La production du vin bio : les points essentiels

Le terme « vin biologique » implique une série de pratiques et de soins dans le vignoble, la production, le stockage et la mise en bouteille des vins. Et cela, dans le but de rendre les vins aussi « naturels » que possible. Dans cet article, nous allons vous parler des étapes à suivre pour produire du vin bio.

Comment faire un vin biologique ?

Commençons par le vignoble : la première étape pour avoir un vin biologique commence dans le vignoble, où l’ajout de certains traitements chimiques est interdit. Le vignoble se veut biologique, utilisant des pratiques traditionnelles et des produits naturels pour la fertilisation. Le brûlage des chaumes est interdit, etc. Il est clair que le soin des vignobles biologiques est très difficile les premières années. Mais au bout d’un certain temps, la vigne génère ses propres défenses et dans la difficulté, l’efficacité de la vigne s’améliore. Si vous voulez goûter les saveurs de bons produits comme les vins naturels et bio, il faut bien choisir vos fournisseurs.

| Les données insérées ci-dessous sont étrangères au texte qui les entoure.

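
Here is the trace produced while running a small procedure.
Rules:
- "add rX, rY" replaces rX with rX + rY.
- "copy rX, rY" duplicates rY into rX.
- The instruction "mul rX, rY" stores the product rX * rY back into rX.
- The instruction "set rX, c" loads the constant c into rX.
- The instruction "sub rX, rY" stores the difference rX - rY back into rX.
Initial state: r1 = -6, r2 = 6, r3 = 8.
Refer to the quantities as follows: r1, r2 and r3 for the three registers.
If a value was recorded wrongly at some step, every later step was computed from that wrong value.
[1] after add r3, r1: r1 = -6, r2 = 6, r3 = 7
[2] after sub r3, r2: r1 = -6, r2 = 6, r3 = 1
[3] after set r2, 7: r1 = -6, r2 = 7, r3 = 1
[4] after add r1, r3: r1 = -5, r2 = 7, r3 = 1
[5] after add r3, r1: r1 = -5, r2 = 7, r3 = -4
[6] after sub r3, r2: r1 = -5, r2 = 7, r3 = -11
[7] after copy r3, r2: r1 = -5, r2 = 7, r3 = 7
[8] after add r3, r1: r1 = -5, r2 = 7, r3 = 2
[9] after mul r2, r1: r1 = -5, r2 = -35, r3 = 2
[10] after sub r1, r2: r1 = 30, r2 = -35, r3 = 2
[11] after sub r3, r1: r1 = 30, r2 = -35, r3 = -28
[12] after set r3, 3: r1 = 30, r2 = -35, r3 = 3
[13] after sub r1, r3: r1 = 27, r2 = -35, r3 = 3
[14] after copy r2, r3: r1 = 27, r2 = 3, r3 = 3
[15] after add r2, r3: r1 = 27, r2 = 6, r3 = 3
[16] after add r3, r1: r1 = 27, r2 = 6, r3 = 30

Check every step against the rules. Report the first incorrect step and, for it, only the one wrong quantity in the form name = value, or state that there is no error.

step 1, r3 = 2

Recomputing the run from the initial state:
step 1: r1 = -6, r2 = 6, r3 = 2
step 2: r1 = -6, r2 = 6, r3 = -4
step 3: r1 = -6, r2 = 7, r3 = -4
step 4: r1 = -10, r2 = 7, r3 = -4
step 5: r1 = -10, r2 = 7, r3 = -14
step 6: r1 = -10, r2 = 7, r3 = -21
step 7: r1 = -10, r2 = 7, r3 = 7
step 8: r1 = -10, r2 = 7, r3 = -3
step 9: r1 = -10, r2 = -70, r3 = -3
step 10: r1 = 60, r2 = -70, r3 = -3
step 11: r1 = 60, r2 = -70, r3 = -63
step 12: r1 = 60, r2 = -70, r3 = 3
step 13: r1 = 57, r2 = -70, r3 = 3
step 14: r1 = 57, r2 = 3, r3 = 3
step 15: r1 = 57, r2 = 6, r3 = 3
step 16: r1 = 57, r2 = 6, r3 = 60
The first disagreement with the trace is at step 1, where the value should be r3 = 2.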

Vous transportez les raisins

Pour produire du vin biologique, tous les raisins qui proviennent de vignobles biologiques doivent être transportés dans des conteneurs de qualité alimentaire. Ces raisins doivent être séparés des raisins récoltés traditionnellement, dans une installation bien différenciée et en suivant toujours la traçabilité.

Utilisation de levures et de bactéries

L’utilisation de levures et de bactéries sélectionnées est autorisée, mais toujours dans la limite de la sélection génétique. C’est-à-dire qu’elles ne peuvent pas être génétiquement modifiées.

Un vin rouge biologique doit être jeune, frais et plein de vie. Il y a des exemples à moitié macération carbonique, moitié vinification rouge traditionnelle pour un vin aromatique et passionné. Vous pouvez y ajouter des myrtilles et mûres sur un fond balsamique et mentholé.

Utilisation de l’acide tartrique et du soufre

Pour modifier l’acidité des vins, l’utilisation d’acide tartrique naturel cristallisé provenant des raisins eux-mêmes est autorisée.

Le soufre dans le vin biologique : l’une des choses dont on parle le plus lorsqu’il s’agit de vin biologique est le soufre ajouté aux vins ou « contient des sulfites ». Cependant, en réalité les vins biologiques sont autorisés à ajouter de l’acide sulfureux, mais à une concentration plus faible que les vins conventionnels.

Dans le cas spécifique du soufre, l’ajout de soufre est autorisé jusqu’à un maximum de 100 mg/L de SO2. Alors que dans les vins conventionnels, la quantité maximale est de 150 mg/L pour les vins rouges. Dans le cas des vins blancs, le maximum habituel est de 200 mg/L. Alors que dans les vins biologiques, le maximum autorisé est de 150 mg/L.

Le sucre résiduel

Ces vins blancs, rosés et rouges doivent présenter un maximum de 4 g/l de sucre résiduel. Pour le reste des vins, un ajout maximal de SO2 de 30 mg/L de moins que le maximum autorisé pour chaque type de vin est autorisé.

Vieillissement et stockage

Le vieillissement et le stockage doivent être dûment séparés des vins traditionnels.

Mise en bouteille de vins biologiques

Enfin, la réglementation conseille d’embouteiller en verre et de fermer la bouteille avec du liège naturel, bien que le conseil régulateur puisse autoriser l’utilisation d’autres types de fermeture.